Vor 25 Jahren wurde in Sindelfingen eine Frau auf offener Straße getötet. Jetzt hat die Staatsanwaltschaft Mordanklage gegen einen 69-Jährigen erhoben.
Stuttgart - Die Staatsanwaltschaft Stuttgart hat Anklage wegen Mordes gegen einen Mann erhoben, der 1995 eine 35 Jahre alte Frau getötet haben soll. Wann der Prozess vor dem Landgericht Stuttgart stattfinden wird, ist noch unklar.

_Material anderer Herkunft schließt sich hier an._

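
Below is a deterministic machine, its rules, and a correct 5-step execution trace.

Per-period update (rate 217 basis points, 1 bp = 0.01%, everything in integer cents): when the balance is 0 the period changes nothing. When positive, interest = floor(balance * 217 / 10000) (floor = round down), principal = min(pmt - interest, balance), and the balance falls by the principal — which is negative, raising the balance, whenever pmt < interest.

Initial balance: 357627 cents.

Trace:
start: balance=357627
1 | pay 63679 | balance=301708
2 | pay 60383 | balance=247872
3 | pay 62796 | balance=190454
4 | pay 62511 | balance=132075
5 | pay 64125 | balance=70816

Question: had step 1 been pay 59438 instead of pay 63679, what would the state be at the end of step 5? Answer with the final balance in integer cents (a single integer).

(re-executing from step 1 with the substitution; state before step 1: balance=357627)
1 | pay 59438 | balance=305949
2 | pay 60383 | balance=252205
3 | pay 62796 | balance=194881
4 | pay 62511 | balance=136598
5 | pay 64125 | balance=75437

75437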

Am späten Abend des 14. Juli 1995 war Brigitta J. auf dem Nachhauseweg. Die allein lebende Stuttgarterin arbeitete erst seit kurzem als Saisonkraft in einer Sindelfinger Textilfirma und wollte mit der S-Bahn von der Haltestelle Goldberg aus heimfahren. Gegen 23.40 Uhr soll sie auf ihren Mörder getroffen sein. An der Tilsiter Straße überfällt der Täter die Frau, die er laut Staatsanwaltschaft nicht kannte. Er tötet sie mit mehr als einem Dutzend Messerstichen und Schnitten. Dieser Täter soll der heute 70-jährige Hartmut M. sein. Er sitzt in Untersuchungshaft und wartet auf seinen Prozess.
Zur Tatzeit vor 25 Jahren hatte der Tatverdächtige im Kreis Böblingen gelebt. Er war von der Polizei in Zusammenhang mit dem Mord zwar überprüft worden, weil Zeugen seinen Wagen in der Nähe des Tatorts gesehen hatten. Mit ihren damaligen Möglichkeiten war es den Ermittlern aber nicht gelungen, einen Tatverdacht gegen den Mann zu erhärten.
DNA-Spur führt zum mutmaßlichen Täter
Es wurde die Sonderkommission Tilsit eingerichtet, doch alle Spuren verliefen im Sand. Auch ein Beitrag in der ZDF-Sendung „Aktenzeichen XY ungelöst“ brachte keinen Erfolg. Die von den Angehörigen des Opfers ausgelobte Belohnung von umgerechnet 8500 Euro blieb liegen.
Mord verjährt nicht. Deshalb werden ungeklärte Fälle beim kriminaltechnischen Institut des Landeskriminalamts Baden-Württemberg regelmäßig einer sogenannten Wiederholungsüberprüfung unterzogen. Der Fall der 1995 getöteten Frau war 2018 an der Reihe. Die Experten nahmen eine damals am Körper des Opfers sichergestellte DNA-Mischspur unter die Lupe – Treffer. Die DNA passt zu Hartmut M., der zwischenzeitlich im Gefängnis gesessen hatte.
Der einstige Topmanager war 2007 vom Landgericht Würzburg zu zwölf Jahren und sechs Monaten verurteilt worden. Er soll 2001 in Oberfranken eine 51 Jahre alte Anhalterin getötet haben. Er soll sie mit Klebeband gefesselt, ihr die Kehle durchgeschnitten und sie im Unterholz an der A 70 bei Thurnau zurückgelassen haben. Deshalb war seine DNA im System gespeichert.
In den zwölfeinhalb Jahren Gesamtstrafe ist auch noch die Verurteilung wegen Erpressung enthalten. Er soll seit September 2004 den Shell-Konzern erpresst haben. Seine Forderung damals: vier Millionen Euro – sonst fliegen Molotowcocktails auf die Autobahn.
2017 wird Hartmut M. vorzeitig aus der Haft in Hamburg-Fuhlsbüttel entlassen. Er taucht unter.
Zusammen mit den Hamburger Kollegen spürten die Ludwigsburger Kripobeamten, die den Fall übernommen hatten, den 70-Jährigen in einer Schrebergartenkolonie auf, wo er in einem Gartenhaus wohnte. Am 12. Februar dieses Jahres ließ sich Hartmut M. widerstandslos festnehmen. Jetzt ist es an der Stuttgarter Justiz, den Fall aus dem Jahr 1995 endgültig aufzuklären.